Pick Your Legal Battles
A look at how Pride Disposal Company spent a chunk of money on lawyers by attempting to quell “a veritable tempest in a teapot.”
September 10, 2019
Pick your fights. If you’re thinking about filing a lawsuit, approach it as any other business decision. Ask yourself a few questions. Is this problem truly important? Do I need to deal with it? Besides going to court, are there other ways to resolve the matter? Can my resources be better utilized elsewhere? If the costs will likely outweigh the possible gain, it’s generally better to let go and move on.
For more than 30 years, family-owned Pride Disposal Company has served communities in Washington County, Ore., the state’s second most populous county. There came a time when circumstances apparently drove the company to fear for its business interests. Perhaps it was just a matter of dignity and … pride. Whatever the motivation, the company ended up spending a chunk of money on lawyers by attempting to quell what some might consider a veritable tempest in a teapot.
Under their respective municipal codes, the cities of Tigard and Sherwood conferred upon Pride an exclusive franchise for the "collection" and "transportation" of solid waste. Located within these municipalities are two apartment complexes—Arbor Heights in Tigard and Sunfield Lake in Sherwood. These properties hired Valet Waste, which is not a franchised solid waste operator, to provide a distinctive amenity.
Residents place their trash into a Valet container at their doorstep. Valet employees pick up the garbage five days a week and transport it to an onsite trash compactor within each apartment complex. Pride removes the compactors from Arbor Heights and Sunfield Lake, transports them to an authorized facility where they are emptied and returns them to where they are normally situated.
Pride filed suit in the county circuit court, alleging that Valet's activities violate its exclusive franchise. The codes of both cities forbid the providing of solid waste service without a franchise from the city and levy a $500 penalty for a violation. Pride asked for an injunction against Valet and an award of $500 in damages.

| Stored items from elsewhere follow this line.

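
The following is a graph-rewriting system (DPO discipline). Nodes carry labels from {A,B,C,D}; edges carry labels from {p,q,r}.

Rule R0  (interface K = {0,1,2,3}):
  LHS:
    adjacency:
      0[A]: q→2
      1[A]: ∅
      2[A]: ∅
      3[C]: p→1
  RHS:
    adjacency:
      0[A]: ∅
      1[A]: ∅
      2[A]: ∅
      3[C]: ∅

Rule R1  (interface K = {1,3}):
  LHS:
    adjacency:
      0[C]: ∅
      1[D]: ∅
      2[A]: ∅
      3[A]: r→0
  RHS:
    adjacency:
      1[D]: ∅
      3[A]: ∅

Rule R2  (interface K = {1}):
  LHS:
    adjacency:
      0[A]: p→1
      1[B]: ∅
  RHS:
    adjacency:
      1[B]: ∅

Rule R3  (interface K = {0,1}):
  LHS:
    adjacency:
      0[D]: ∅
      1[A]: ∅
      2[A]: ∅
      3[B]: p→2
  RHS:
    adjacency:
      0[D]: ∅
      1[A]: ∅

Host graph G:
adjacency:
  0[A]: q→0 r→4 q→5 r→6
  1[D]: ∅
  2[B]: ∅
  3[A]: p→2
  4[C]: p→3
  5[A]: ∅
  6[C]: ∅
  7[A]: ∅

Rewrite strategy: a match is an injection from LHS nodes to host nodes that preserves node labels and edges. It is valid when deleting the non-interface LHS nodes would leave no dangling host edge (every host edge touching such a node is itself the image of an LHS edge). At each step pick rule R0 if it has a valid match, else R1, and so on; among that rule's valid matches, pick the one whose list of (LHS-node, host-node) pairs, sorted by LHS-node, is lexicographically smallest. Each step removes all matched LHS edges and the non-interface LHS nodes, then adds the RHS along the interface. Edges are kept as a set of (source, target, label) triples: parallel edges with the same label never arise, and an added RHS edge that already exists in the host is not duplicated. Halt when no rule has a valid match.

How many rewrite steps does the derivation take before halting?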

With no key facts in dispute, each side filed a motion seeking a summary ruling in its favor. Their arguments centered on whether Valet was providing a "service" as defined by the city codes. In Tigard, “service” means the collection, transportation, storage, transfer, disposal of or resource recovery of solid waste. Sherwood defines “service” similarly but, notably, adds “using the public streets of the city to provide service.”

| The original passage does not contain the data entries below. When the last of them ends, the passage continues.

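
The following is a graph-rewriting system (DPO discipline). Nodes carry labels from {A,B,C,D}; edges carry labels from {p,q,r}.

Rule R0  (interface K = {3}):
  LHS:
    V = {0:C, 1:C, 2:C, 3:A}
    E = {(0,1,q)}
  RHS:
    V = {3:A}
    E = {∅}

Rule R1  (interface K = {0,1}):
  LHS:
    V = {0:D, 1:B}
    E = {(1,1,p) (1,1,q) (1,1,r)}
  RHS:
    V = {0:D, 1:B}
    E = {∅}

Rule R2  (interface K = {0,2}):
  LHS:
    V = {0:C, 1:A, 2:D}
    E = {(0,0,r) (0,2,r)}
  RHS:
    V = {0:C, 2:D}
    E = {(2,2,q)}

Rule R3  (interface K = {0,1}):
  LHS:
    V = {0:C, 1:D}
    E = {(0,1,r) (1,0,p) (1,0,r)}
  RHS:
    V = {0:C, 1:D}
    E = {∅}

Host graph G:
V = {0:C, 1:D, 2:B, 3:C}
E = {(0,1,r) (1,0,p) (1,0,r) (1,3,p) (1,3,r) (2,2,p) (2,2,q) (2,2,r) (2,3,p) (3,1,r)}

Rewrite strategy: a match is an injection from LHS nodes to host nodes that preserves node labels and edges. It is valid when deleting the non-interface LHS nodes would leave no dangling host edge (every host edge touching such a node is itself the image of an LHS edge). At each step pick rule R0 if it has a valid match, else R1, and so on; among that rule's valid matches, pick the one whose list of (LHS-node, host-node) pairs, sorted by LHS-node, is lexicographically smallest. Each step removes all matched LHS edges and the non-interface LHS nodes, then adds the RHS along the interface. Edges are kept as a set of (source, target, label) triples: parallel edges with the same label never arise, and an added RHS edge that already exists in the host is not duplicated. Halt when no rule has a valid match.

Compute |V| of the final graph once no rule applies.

[0] host  ⇒  4 nodes, 10 edges  {0-r->1 1-p->0 1-r->0 1-p->3 1-r->3 2-p->2 2-q->2 2-r->2 2-p->3 3-r->1}
[1] R1 @ {0↦1, 1↦2}  ⇒  4 nodes, 7 edges  {0-r->1 1-p->0 1-r->0 1-p->3 1-r->3 2-p->3 3-r->1}
[2] R3 @ {0↦0, 1↦1}  ⇒  4 nodes, 4 edges  {1-p->3 1-r->3 2-p->3 3-r->1}
[3] R3 @ {0↦3, 1↦1}  ⇒  4 nodes, 1 edges  {2-p->3}
halt: no rule applies after step 3
NF nodes: {0:C, 1:D, 2:B, 3:C}

Answer: 4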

As Pride saw the situation, Valet was engaged in a “service” because it was both collecting and transporting solid waste. In response, Valet contended that its enterprise did not violate either code. It was simply moving garbage on private property to the compactors from which Pride collects and transports it to an authorized disposal, recycling or resource recovery facility.
After hearing and considering the arguments, the trial court concluded that Valet's service is “not [what] either municipal code seeks to restrict." It does not interfere with Pride's exclusive right to collect the tenants' garbage from the trash compactors or to transport the tenants' garbage from the landlords' private property to an authorized facility. Accordingly, the judge granted judgment for Valet.
A three-judge appellate panel upheld the lower court ruling. For the panel, the issue was whether the terms “collection” and “transportation” in the city codes apply to the type of service offered by Valet: moving tenants' garbage and recycling across a landlord's private property and placing it in containers that Pride then collects and transports to a processing or disposal facility. “Neither the [Tigard Municipal Code] or the [Sherwood Municipal Code] gives Pride the exclusive right to gather garbage on a person's private property and then move it to an on-site collection container,” the panel found.
For starters, the appeals court noted that "collection" and "transportation" occur when Pride collects the tenants’ garbage from the trash compactor and then transports it over the city streets to an authorized facility. Therefore, “[b]ecause Valet is not providing that ‘service’ to any tenant . . . when Valet gathers garbage from a tenant's doorstep and takes it to the on-site trash compactor, Valet does not need to obtain a franchise from the city.”
“The collection of garbage on private property and the transportation of that garbage to an on-site collection container is not a service that Pride is required to provide as the exclusive franchisee, nor does Pride claim that it provides such a service,” the appeals court found. “What is expressly prohibited by the [city codes] is the collection of garbage by a party that is not a franchised solid waste service provider after it has been placed in the compactor or collection container for the franchisee to collect. * * * [T]he collection of garbage occurs after the garbage has been accumulated from within the customer's private property and has been placed in a container for Pride to collect.”
The panel’s conclusion: Pride has no claim to the customer's garbage until the container has been placed for collection at a designated pickup location. “We must construe the franchise liberally in favor of a property owner's right to decide how to gather and move garbage to a collection container on the owner's private property, as long as it does not violate other provisions of [a city code] or Oregon law.”
Pride Disposal Company v. Valet Waste, LLC, 298 Or.App. 751 (2019)
Barry Shanoff is a Bethesda, Md., attorney and general counsel of the Solid Waste Association of North America.